While I am certainly concerned about the diplomatic consequences that will result from this interaction, I am most troubled by the possible response from the Mexican people. The truth is that many of my fellow Mexicans are xenophobic towards Central Americans. Sadly, I see it every year when I go home during summer; there will be a migrant asking for food or money on the street, and people tend look down upon them or be scared to approach them. A common view that many Mexicans share of Central Americans is that they are inferior to us, or that they are criminals. It is a sad reality that permeates throughout Mexico, and I fear that the developing crisis may spike attacks against migrants.

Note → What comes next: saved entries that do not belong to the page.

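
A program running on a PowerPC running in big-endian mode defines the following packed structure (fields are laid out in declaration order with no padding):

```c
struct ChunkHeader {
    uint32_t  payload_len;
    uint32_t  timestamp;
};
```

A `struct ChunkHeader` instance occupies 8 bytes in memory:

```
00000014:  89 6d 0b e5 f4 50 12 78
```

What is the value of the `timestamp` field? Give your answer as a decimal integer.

4098888312

`timestamp` follows `payload_len` (4 bytes), so it starts at byte offset 4 and occupies 4 bytes.
Bytes at offsets 4..7: F4 50 12 78.
In big-endian order the high byte comes first in memory.
The bytes are already most-significant first: 0xF4501278.
0xF4501278 = 4098888312.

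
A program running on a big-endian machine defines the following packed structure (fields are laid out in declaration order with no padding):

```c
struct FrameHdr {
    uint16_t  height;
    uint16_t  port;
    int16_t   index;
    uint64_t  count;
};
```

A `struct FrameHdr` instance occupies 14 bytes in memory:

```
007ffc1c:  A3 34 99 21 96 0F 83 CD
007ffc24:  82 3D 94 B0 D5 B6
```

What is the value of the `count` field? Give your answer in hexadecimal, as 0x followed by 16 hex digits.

0x83CD823D94B0D5B6

`count` follows `height` (2 B), `port` (2 B), `index` (2 B), so it starts at offset 2 + 2 + 2 = 6 and occupies 8 bytes.
Bytes at offsets 6..13: 83 CD 82 3D 94 B0 D5 B6.
In big-endian order the high byte comes first in memory.
The bytes are already most-significant first: 0x83CD823D94B0D5B6.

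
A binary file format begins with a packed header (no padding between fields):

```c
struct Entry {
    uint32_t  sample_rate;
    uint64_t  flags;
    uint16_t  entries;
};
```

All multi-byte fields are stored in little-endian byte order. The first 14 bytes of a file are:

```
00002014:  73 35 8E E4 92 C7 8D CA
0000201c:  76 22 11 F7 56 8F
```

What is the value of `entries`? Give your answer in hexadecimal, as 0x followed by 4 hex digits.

`entries` follows `sample_rate` (4 B), `flags` (8 B), so it starts at offset 4 + 8 = 12 and occupies 2 bytes.
Bytes at offsets 12..13: 56 8F.
In little-endian order the low byte comes first in memory.
Reassemble most-significant byte first: 8F 56 → 0x8F56.

0x8F56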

My hope is that the ongoing events are not a chance to reveal our biases as Mexicans, but to take their presence as an opportunity to understand their struggle and discover that we are more similar than we appear. Both Mexico and Central America share much in common, including culture and history. We often forget that in 1821, both regions came into independence as one single country. Furthermore, our shared fight for a better quality of life and our decisions to move to the United States should make us work together, not against one another.
With the caravan slowly crossing the Mexico-Guatemala border to make its way to the United States, we will have to wait and see how the relationship between our closely-related countries and people develops.